Introduction
Attackers with privileged access to FortiVoice can execute arbitrary operating system commands, potentially leading to full compromise of enterprise communications infrastructure. This vulnerability, tracked as CVE-2025-47856, impacts a range of Fortinet FortiVoice versions and is rooted in improper command input handling.
About Fortinet and FortiVoice: Fortinet is a leading global cybersecurity vendor, recognized for its extensive product portfolio including firewalls, endpoint security, and unified communications. FortiVoice is Fortinet's enterprise unified communications platform, widely deployed in organizations for voice, conferencing, and messaging services. The platform's critical role in business communications makes vulnerabilities in FortiVoice particularly significant for operational security.
Technical Information
CVE-2025-47856 is classified as an OS command injection vulnerability (CWE-78) in Fortinet FortiVoice. The flaw exists in two separate locations in the FortiVoice codebase. It allows a privileged attacker—one who has already authenticated with elevated access—to send crafted HTTP or HTTPS requests to the web management interface or issue specially constructed CLI commands. These requests can inject special shell elements, resulting in arbitrary code or command execution with the privileges of the FortiVoice application process.
The vulnerability arises from improper neutralization of special elements in OS command construction. Specifically, user-supplied input is not sufficiently sanitized before being passed to the underlying operating system. This allows attackers to inject shell metacharacters or additional commands, leveraging the application's privileges to execute their payloads. The attack surface includes both the web management interface and the CLI, expanding the potential exploitation vectors. No public code snippets or proof of concept exploit are available for this vulnerability as of this writing.

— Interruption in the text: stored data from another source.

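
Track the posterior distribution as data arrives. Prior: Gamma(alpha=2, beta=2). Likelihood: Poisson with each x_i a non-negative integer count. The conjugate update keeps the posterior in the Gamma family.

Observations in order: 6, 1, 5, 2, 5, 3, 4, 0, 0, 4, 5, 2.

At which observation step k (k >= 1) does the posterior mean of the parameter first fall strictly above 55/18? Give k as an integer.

obs 1: x=6 → posterior Gamma(8, 3)
obs 2: x=1 → posterior Gamma(9, 4)
obs 3: x=5 → posterior Gamma(14, 5)
obs 4: x=2 → posterior Gamma(16, 6)
obs 5: x=5 → posterior Gamma(21, 7)
obs 6: x=3 → posterior Gamma(24, 8)
obs 7: x=4 → posterior Gamma(28, 9)
obs 8: x=0 → posterior Gamma(28, 10)
obs 9: x=0 → posterior Gamma(28, 11)
obs 10: x=4 → posterior Gamma(32, 12)
obs 11: x=5 → posterior Gamma(37, 13)
obs 12: x=2 → posterior Gamma(39, 14)

k = 7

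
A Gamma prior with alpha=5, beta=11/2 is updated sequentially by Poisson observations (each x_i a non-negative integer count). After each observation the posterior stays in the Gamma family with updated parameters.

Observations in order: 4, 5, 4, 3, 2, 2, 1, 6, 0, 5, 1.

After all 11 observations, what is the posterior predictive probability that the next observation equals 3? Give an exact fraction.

obs 1: x=4 → posterior Gamma(9, 13/2)
obs 2: x=5 → posterior Gamma(14, 15/2)
obs 3: x=4 → posterior Gamma(18, 17/2)
obs 4: x=3 → posterior Gamma(21, 19/2)
obs 5: x=2 → posterior Gamma(23, 21/2)
obs 6: x=2 → posterior Gamma(25, 23/2)
obs 7: x=1 → posterior Gamma(26, 25/2)
obs 8: x=6 → posterior Gamma(32, 27/2)
obs 9: x=0 → posterior Gamma(32, 29/2)
obs 10: x=5 → posterior Gamma(37, 31/2)
obs 11: x=1 → posterior Gamma(38, 33/2)

79874222290741102828996264463771945446983911992578103344795072/405340327473488249781349131577080761417164467275142669677734375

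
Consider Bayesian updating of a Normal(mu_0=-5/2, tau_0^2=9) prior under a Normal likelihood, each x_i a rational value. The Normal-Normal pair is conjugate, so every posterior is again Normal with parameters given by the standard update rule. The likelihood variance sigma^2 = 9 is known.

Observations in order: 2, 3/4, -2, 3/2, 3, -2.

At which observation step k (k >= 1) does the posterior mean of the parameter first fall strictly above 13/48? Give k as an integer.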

Affected Systems and Versions
CVE-2025-47856 affects the following FortiVoice versions:
- 7.2.0
- 7.0.0 through 7.0.6
- All versions before 6.4.10
Patched versions are:
- 7.2.1 and above (for 7.2.0)
- 7.0.7 and above (for 7.0.0 through 7.0.6)
- 6.4.11 and above (for versions before 6.4.10)
Vendor Security History
Fortinet has experienced multiple high-severity vulnerabilities across its product lines, including command injection and buffer overflow issues. In 2025 alone, several critical vulnerabilities have been disclosed and, in some cases, exploited in the wild. Fortinet maintains a dedicated PSIRT and generally provides timely advisories and patches. However, the recurrence of command injection flaws, including CVE-2025-47856, highlights ongoing challenges in secure coding and input validation within Fortinet's development lifecycle.